No People, No Personality
The mobile check-in that Honolulu’s Shin trained for is being rolled out at all former Starwood hotels, Marriott reported. And the company said it had also greatly expanded its mobile key system, which allows guests to use their mobile phones to unlock their rooms. Marriott is also implementing a system that lets guests use their phones to order room-service meals, rather than having to call an operator.
Such features could theoretically let guests stay at a hotel without ever talking to a front desk clerk, food staff or bellman, said Cole. An app also could do a lot of functions of a concierge, like offering restaurant recommendations, he said.
“The down side from the staffing perspective is those employees don’t need to be doing those tasks anymore,” Cole said. “The key question is, what happens to that employee? Can they be retrained to do something else?”
Local 5 is asking the same types of questions.
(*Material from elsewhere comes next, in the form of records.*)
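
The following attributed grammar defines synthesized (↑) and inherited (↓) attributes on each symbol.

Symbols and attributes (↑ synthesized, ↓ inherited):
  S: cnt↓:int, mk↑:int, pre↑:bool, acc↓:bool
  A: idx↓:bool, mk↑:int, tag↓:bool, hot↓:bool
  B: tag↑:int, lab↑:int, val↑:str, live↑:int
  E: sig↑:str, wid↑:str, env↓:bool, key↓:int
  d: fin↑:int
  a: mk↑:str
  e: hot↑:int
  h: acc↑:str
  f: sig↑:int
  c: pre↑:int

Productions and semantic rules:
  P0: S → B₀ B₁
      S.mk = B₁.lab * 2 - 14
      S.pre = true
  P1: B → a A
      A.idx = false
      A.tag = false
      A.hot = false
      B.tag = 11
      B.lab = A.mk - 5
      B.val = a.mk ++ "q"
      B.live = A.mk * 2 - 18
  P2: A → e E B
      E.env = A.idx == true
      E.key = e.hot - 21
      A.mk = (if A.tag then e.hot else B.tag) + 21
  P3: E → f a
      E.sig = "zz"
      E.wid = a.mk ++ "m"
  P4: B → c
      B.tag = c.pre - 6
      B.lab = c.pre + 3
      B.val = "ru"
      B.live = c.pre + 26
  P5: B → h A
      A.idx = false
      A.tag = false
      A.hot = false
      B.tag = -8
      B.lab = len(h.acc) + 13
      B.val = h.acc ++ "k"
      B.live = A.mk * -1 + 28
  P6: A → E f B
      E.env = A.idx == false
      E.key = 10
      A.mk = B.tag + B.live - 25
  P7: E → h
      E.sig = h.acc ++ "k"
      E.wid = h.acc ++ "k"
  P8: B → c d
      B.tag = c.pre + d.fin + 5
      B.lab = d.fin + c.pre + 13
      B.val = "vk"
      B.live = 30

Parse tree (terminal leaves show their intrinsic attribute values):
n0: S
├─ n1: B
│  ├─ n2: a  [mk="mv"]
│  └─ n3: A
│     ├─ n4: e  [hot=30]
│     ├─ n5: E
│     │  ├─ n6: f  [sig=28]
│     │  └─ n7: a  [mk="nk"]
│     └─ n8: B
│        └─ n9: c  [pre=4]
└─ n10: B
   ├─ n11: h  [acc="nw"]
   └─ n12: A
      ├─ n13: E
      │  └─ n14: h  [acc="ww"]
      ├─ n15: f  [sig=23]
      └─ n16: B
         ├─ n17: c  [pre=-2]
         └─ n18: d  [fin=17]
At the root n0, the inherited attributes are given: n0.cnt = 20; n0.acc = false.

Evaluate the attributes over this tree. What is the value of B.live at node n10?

1. n0.cnt = 20  [given at root]
2. n0.acc = false  [given at root]
3. n2.mk = "mv"  [terminal]
4. n3.idx = false  [false]
5. n3.tag = false  [false]
6. n3.hot = false  [false]
7. n4.hot = 30  [terminal]
8. n5.env = false  [A.idx == true]
9. n5.key = 9  [e.hot - 21]
10. n6.sig = 28  [terminal]
11. n7.mk = "nk"  [terminal]
12. n5.sig = "zz"  ["zz"]
13. n5.wid = "nkm"  [a.mk ++ "m"]
14. n9.pre = 4  [terminal]
15. n8.tag = -2  [c.pre - 6]
16. n8.lab = 7  [c.pre + 3]
17. n8.val = "ru"  ["ru"]
18. n8.live = 30  [c.pre + 26]
19. n3.mk = 19  [(if A.tag then e.hot else B.tag) + 21]
20. n1.tag = 11  [11]
21. n1.lab = 14  [A.mk - 5]
22. n1.val = "mvq"  [a.mk ++ "q"]
23. n1.live = 20  [A.mk * 2 - 18]
24. n11.acc = "nw"  [terminal]
25. n12.idx = false  [false]
26. n12.tag = false  [false]
27. n12.hot = false  [false]
28. n13.env = true  [A.idx == false]
29. n13.key = 10  [10]
30. n14.acc = "ww"  [terminal]
31. n13.sig = "wwk"  [h.acc ++ "k"]
32. n13.wid = "wwk"  [h.acc ++ "k"]
33. n15.sig = 23  [terminal]
34. n17.pre = -2  [terminal]
35. n18.fin = 17  [terminal]
36. n16.tag = 20  [c.pre + d.fin + 5]
37. n16.lab = 28  [d.fin + c.pre + 13]
38. n16.val = "vk"  ["vk"]
39. n16.live = 30  [30]
40. n12.mk = 25  [B.tag + B.live - 25]
41. n10.tag = -8  [-8]
42. n10.lab = 15  [len(h.acc) + 13]
43. n10.val = "nwk"  [h.acc ++ "k"]
44. n10.live = 3  [A.mk * -1 + 28]
45. n0.mk = 16  [B₁.lab * 2 - 14]
46. n0.pre = true  [true]

3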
“It’s just a lot of question marks in terms of automation,” Shin said.
Despite the trends, it seems unlikely that hotel workers will be replaced completely by apps and kiosks. Many customers still want personal service from a real person, said Cole. And management often is willing to provide it. As an example, Cole pointed to the Pierre Hotel in New York, where he once worked.
The hotel kept live elevator operators on staff and had an old-school concierge who knew how to get tables at the most popular restaurants and snag front-row seats to sold-out Broadway shows.
There will always be guests willing to pay for such services and hoteliers willing to provide it, he said.
Finally, there’s the issue of a guest’s experience and the hotel’s ambience. The thought of a hotel lobby devoid of staff overseen by kiosks, androids and disembodied voices emanating from Alexa speakers is probably just too weird for most people, Russell said.
Without people, a hotel has no personality, he said.
“The personality of the hotel is the personality of the staff,” he said.